Deforestation is a large-scale problem that has stemmed from the human races want for more and more. The Amazon rainforests deforestation is so vast that the areas that have previously been logged can be seen by the naked eye from space. The Amazon was a protected area prior to the 1960’s, meaning that no significant deforestation had ever been undertook. However, since the Amazon has been opened up for logging and cattle farming purposes it has reduced in size significantly. In this present day the Amazon is losing 1.5 acres per second due to logging. The rainforest used to cover 14% of the earths surface, yet today it now only covers 6%. It is estimated that the entire rainforest could disappear within the next 40 years. This means that potentially within your lifetime, the Amazon could disappear completely.
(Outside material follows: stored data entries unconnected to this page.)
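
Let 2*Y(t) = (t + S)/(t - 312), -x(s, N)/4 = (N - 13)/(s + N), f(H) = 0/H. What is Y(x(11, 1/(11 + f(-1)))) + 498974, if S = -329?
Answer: 18709548889/37496 ≈ 4.9897e+5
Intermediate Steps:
f(H) = 0
x(s, N) = -4*(-13 + N)/(N + s) (x(s, N) = -4*(N - 13)/(s + N) = -4*(-13 + N)/(N + s))
Y(t) = (-329 + t)/(2*(-312 + t)) (Y(t) = ((t - 329)/(t - 312))/2 = ((-329 + t)/(-312 + t))/2 = (-329 + t)/(2*(-312 + t)))
Y(x(11, 1/(11 + f(-1)))) + 498974 = (-329 + 4*(13 - 1/(11 + 0))/(1/(11 + 0) + 11))/(2*(-312 + 4*(13 - 1/(11 + 0))/(1/(11 + 0) + 11))) + 498974 = (-329 + 4*(13 - 1/11)/(1/11 + 11))/(2*(-312 + 4*(13 - 1/11)/(1/11 + 11))) + 498974 = (-329 + 4*(13 - 1*1/11)/(1/11 + 11))/(2*(-312 + 4*(13 - 1*1/11)/(1/11 + 11))) + 498974 = (-329 + 4*(13 - 1/11)/(122/11))/(2*(-312 + 4*(13 - 1/11)/(122/11))) + 498974 = (-329 + 4*(11/122)*(142/11))/(2*(-312 + 4*(11/122)*(142/11))) + 498974 = (-329 + 284/61)/(2*(-312 + 284/61)) + 498974 = (1/2)*(-19785/61)/(-18748/61) + 498974 = (1/2)*(-61/18748)*(-19785/61) + 498974 = 19785/37496 + 498974 = 18709548889/37496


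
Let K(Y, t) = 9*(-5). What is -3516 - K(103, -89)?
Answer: -3471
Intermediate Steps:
K(Y, t) = -45
-3516 - K(103, -89) = -3516 - 1*(-45) = -3516 + 45 = -3471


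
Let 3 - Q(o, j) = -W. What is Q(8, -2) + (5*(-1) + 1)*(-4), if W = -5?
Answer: 14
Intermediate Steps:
Q(o, j) = -2 (Q(o, j) = 3 - (-1)*(-5) = 3 - 1*5 = 3 - 5 = -2)
Q(8, -2) + (5*(-1) + 1)*(-4) = -2 + (5*(-1) + 1)*(-4) = -2 + (-5 + 1)*(-4) = -2 - 4*(-4) = -2 + 16 = 14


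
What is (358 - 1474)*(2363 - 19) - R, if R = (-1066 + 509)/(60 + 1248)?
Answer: -3421601875/1308 ≈ -2.6159e+6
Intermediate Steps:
R = -557/1308 ≈ -0.42584
(358 - 1474)*(2363 - 19) - R = (358 - 1474)*(2363 - 19) - 1*(-557/1308) = -1116*2344 + 557/1308 = -2615904 + 557/1308 = -3421601875/1308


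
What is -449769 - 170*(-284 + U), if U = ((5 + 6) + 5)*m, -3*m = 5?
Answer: -1190867/3 ≈ -3.9696e+5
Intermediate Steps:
m = -5/3 (m = -⅓*5 = -5/3 ≈ -1.6667)
U = -80/3 (U = ((5 + 6) + 5)*(-5/3) = (11 + 5)*(-5/3) = 16*(-5/3) = -80/3 ≈ -26.667)
-449769 - 170*(-284 + U) = -449769 - 170*(-284 - 80/3) = -449769 - 170*(-932/3) = -449769 + 158440/3 = -1190867/3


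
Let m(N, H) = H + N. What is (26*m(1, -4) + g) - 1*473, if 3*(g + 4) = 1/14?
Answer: -23309/42 ≈ -554.98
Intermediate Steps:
g = -167/42 (g = -4 + (⅓)/14 = -4 + (⅓)*(1/14) = -4 + 1/42 = -167/42 ≈ -3.9762)
(26*m(1, -4) + g) - 1*473 = (26*(-4 + 1) - 167/42) - 1*473 = (26*(-3) - 167/42) - 473 = (-78 - 167/42) - 473 = -3443/42 - 473 = -23309/42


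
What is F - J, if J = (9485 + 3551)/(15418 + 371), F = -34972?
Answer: -552185944/15789 ≈ -34973.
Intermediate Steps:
J = 13036/15789 ≈ 0.82564
F - J = -34972 - 1*13036/15789 = -34972 - 13036/15789 = -552185944/15789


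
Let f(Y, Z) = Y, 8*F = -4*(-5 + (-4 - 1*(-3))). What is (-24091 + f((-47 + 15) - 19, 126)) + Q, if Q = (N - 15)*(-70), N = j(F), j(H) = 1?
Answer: -23162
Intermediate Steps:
F = 3 (F = (-4*(-5 + (-4 - 1*(-3))))/8 = (-4*(-5 + (-4 + 3)))/8 = (-4*(-5 - 1))/8 = (-4*(-6))/8 = (1/8)*24 = 3)
N = 1
Q = 980 (Q = (1 - 15)*(-70) = -14*(-70) = 980)
(-24091 + f((-47 + 15) - 19, 126)) + Q = (-24091 + ((-47 + 15) - 19)) + 980 = (-24091 + (-32 - 19)) + 980 = (-24091 - 51) + 980 = -24142 + 980 = -23162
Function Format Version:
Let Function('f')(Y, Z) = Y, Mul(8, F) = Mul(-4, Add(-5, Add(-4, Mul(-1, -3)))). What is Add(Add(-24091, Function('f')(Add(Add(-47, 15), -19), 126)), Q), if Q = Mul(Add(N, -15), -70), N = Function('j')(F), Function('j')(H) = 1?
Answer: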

The only place it will be found is within textbooks and historic online databases. This is not just a sad fact, but also an alarmingly sobering one. As previously mentioned, think of all the potential cures for diseases and other amazing and possibly life-saving things that could be found within the Amazon. If the Amazon disappears then the world will lose – at least – 6,000 species of tree and at least 1/10th of its biodiversity. Not to mention the mass reduction in carbon dioxide filtration and oxygen production. Of course the human species will not disappear with the rainforest; earth has other ‘lungs’ that can provide us with breathable air. Albeit there will be less to share due to a reduction in the number of living trees and an increasing human population. However, it will be a grave loss to the planet if the Amazon rainforest, the largest of its kind and the most bio diverse area on this earth becomes nothing more than a chapter in a book. And ironically so, possibly a book that the rainforest was destroyed to create.